- Country: Australia;
- Location: Queensland
- Coordinates: 26°46′33.98″S 151°54′52.18″E﻿ / ﻿26.7761056°S 151.9144944°E
- Status: Operational
- Commission date: 2003
- Owner: Stanwell Corporation

Thermal power station
- Primary fuel: Coal
- Cooling source: Fresh

Power generation
- Nameplate capacity: 443 MW

= Tarong North Power Station =

Coal fired power station in Queensland, Australia

Tarong North Power Station is a 443-megawatt coal-fired power station on the same site as Tarong Power Station in the South Burnett. The Queensland Government commissioned the construction of the power station in November 1999. Construction work began in 2000. The power station was initially owned by a 50/50 joint venture between Tarong Energy and TM Energy. Full ownership of the power station by Tarong Energy was obtained in November 2009.

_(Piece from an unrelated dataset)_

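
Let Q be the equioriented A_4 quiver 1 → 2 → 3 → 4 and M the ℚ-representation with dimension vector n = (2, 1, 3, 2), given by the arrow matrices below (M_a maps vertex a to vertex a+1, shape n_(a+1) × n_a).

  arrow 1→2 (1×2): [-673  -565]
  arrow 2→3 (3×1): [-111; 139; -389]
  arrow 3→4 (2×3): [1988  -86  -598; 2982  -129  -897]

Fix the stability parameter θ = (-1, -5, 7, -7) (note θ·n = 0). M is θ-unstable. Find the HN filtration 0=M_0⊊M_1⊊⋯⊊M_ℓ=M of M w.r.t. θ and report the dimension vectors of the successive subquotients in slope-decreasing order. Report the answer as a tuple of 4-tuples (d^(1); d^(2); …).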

The plant was opened in 2003 and is based on an energy-efficient supercritical design. The Steam Generator was supplied by IHI and the steam turbine was manufactured by Toshiba.
Particulate emissions at the power station are reduced by bag filter technology.

It is expected to close in 2036 or 2037 as part of Australia's coal phase out.

Boondooma Dam was purpose-built to provide water to both Tarong and Tarong North power stations. Coal is supplied from the nearby Meandu Mine.